Useless body

Published 12:33 am Friday, September 14, 2007

By Staff
The Beaufort County Planning Board failed the people of Wheat Patch Road on Tuesday night.
The residents of the tiny community outside Belhaven filled the county meeting room — there were no chairs left — because they are concerned about a residential development proposed for that stretch of road. They weren’t there to display Not in My Backyard Syndrome. They were there to question the placement and density of the development, which proposes 26 houses on a 34-acre tract that they contend is largely marsh. But the Planning Board approved the preliminary plat with one dissenting vote.
This isn’t a case of people wanting to keep outsiders from coming into their neighborhood. Instead, people who have lived there for decades and speak with Southern accents stood alongside “outsiders” who own summer homes there because they all agree that this size project on that kind of land doesn’t make sense.
The state’s Division of Water Quality has charged C&M Developers, the firm behind the project, with several violations related to the work there. Those charges are less than a month old.
The Wheat Patch Road folks, with notices of violations in hand, came to ask the Planning Board to do what it could to stop a development that, in their words, is “raping the land.” Despite the evidence before them, Planning Board members met the residents’ request with barely a whimper.
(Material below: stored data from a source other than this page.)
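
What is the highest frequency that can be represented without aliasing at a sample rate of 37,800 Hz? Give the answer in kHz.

18.9 kHz

Nyquist frequency = sample rate / 2 = 37,800 / 2 = 18.9 kHz.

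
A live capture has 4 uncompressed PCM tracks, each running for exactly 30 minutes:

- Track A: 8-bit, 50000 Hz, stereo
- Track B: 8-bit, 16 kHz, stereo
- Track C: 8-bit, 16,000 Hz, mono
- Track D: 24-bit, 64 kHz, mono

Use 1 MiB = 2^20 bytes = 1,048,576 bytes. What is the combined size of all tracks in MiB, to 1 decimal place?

583.6 MiB

exactly 30 minutes = 1,800 s.
Track A: 50,000 × 1,800 × 1 × 2 = 180,000,000 bytes.
Track B: 16,000 × 1,800 × 1 × 2 = 57,600,000 bytes.
Track C: 16,000 × 1,800 × 1 × 1 = 28,800,000 bytes.
Track D: 64,000 × 1,800 × 3 × 1 = 345,600,000 bytes.
Total = 612,000,000 bytes = 583.6 MiB.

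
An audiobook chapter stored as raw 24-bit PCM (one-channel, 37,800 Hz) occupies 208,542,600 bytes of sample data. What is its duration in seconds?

1,839 seconds

Byte rate = 37,800 × 3 × 1 = 113,400 bytes/s.
Duration = 208,542,600 / 113,400 = 1,839 s.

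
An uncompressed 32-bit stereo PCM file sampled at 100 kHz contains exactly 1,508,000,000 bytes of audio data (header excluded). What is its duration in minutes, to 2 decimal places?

31.42 minutes

Byte rate = 100,000 × 4 × 2 = 800,000 bytes/s.
Duration = 1,508,000,000 / 800,000 = 1,885 s.
1,885 s / 60 = 31.42 minutes.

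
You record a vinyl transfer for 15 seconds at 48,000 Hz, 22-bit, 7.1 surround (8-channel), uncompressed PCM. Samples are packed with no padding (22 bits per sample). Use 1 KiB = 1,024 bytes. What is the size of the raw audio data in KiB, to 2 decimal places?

15468.75 KiB

Bits = 48,000 × 15 × 22 × 8 = 126,720,000 bits = 15,840,000 bytes.
15,840,000 / 1,024 = 15468.75 KiB.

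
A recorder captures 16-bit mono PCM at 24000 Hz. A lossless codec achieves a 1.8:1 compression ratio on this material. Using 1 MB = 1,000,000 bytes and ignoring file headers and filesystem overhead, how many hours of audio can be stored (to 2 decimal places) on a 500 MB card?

Uncompressed byte rate = 24,000 × 2 × 1 = 48,000 bytes/s.
After 1.8:1 compression, effective rate ≈ 26666.67 bytes/s.
Capacity = 500 × 1,000,000 = 500,000,000 bytes.
500,000,000 / effective rate ≈ 18750 s → 5.21 hours.

5.21 hours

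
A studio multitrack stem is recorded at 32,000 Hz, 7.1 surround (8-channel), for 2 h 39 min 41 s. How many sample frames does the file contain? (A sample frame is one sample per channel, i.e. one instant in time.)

2 h 39 min 41 s = 9,581 s.
32,000 samples/s × 9,581 s = 306,592,000 frames.

306,592,000 sample frames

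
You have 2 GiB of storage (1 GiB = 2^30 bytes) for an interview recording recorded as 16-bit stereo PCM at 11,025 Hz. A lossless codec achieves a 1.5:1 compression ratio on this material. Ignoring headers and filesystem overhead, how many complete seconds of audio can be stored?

Uncompressed byte rate = 11,025 × 2 × 2 = 44,100 bytes/s.
After 1.5:1 compression, effective rate ≈ 29400 bytes/s.
Capacity = 2 × 1,073,741,824 = 2,147,483,648 bytes.
2,147,483,648 / effective rate ≈ 73043.66 s → 73,043 seconds.

73,043 seconds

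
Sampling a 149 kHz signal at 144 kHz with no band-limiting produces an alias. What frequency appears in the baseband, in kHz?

Nyquist = 144,000/2 = 72,000 Hz; 149,000 Hz exceeds it.
Alias = |149,000 − 1×144,000| = |149,000 − 144,000| = 5,000 Hz = 5 kHz.

5 kHz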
Planning Board Chairman Doug Mercer suggested that Rivers and Associates, the project’s engineers, have “some close discussions” with the state’s regulatory agencies. But he said that’s the extent of the authority the county’s Planning Board can assert.
If that’s true — and if all the Planning Board can say to the developers is, essentially, “You need to stand in the corner and think about what you’ve done,” — then it is a useless body. And it’s “enforcing” a useless ordinance.
Rivers and Associates representative Dirk Tyson told the board the developers are working to resolve violations and communicating with regulatory agencies to that end. That may well be true. But the very least the Planning Board could have done is make the developers show proof of that. Mercer himself said the board could attach “any reasonable condition” to the plat approval.
It is reasonable to ask a developer, charged with violating buffer rules that apply to land in the Pamlico-Tar River basin, to prove those violations have been addressed and corrected. That doesn’t cause the developer any undue burden. If it’s fixed, show it’s fixed. Simple as that.
Ultimately, much of the authority to police this project belongs to the state’s regulatory agencies and to the Army Corps of Engineers. They ought to take a closer look at what’s going on out there. Maybe they’d be more apt to do so if they could get a resounding vote to that effect from the county level. The Planning Board should be ashamed of failing to do its duty.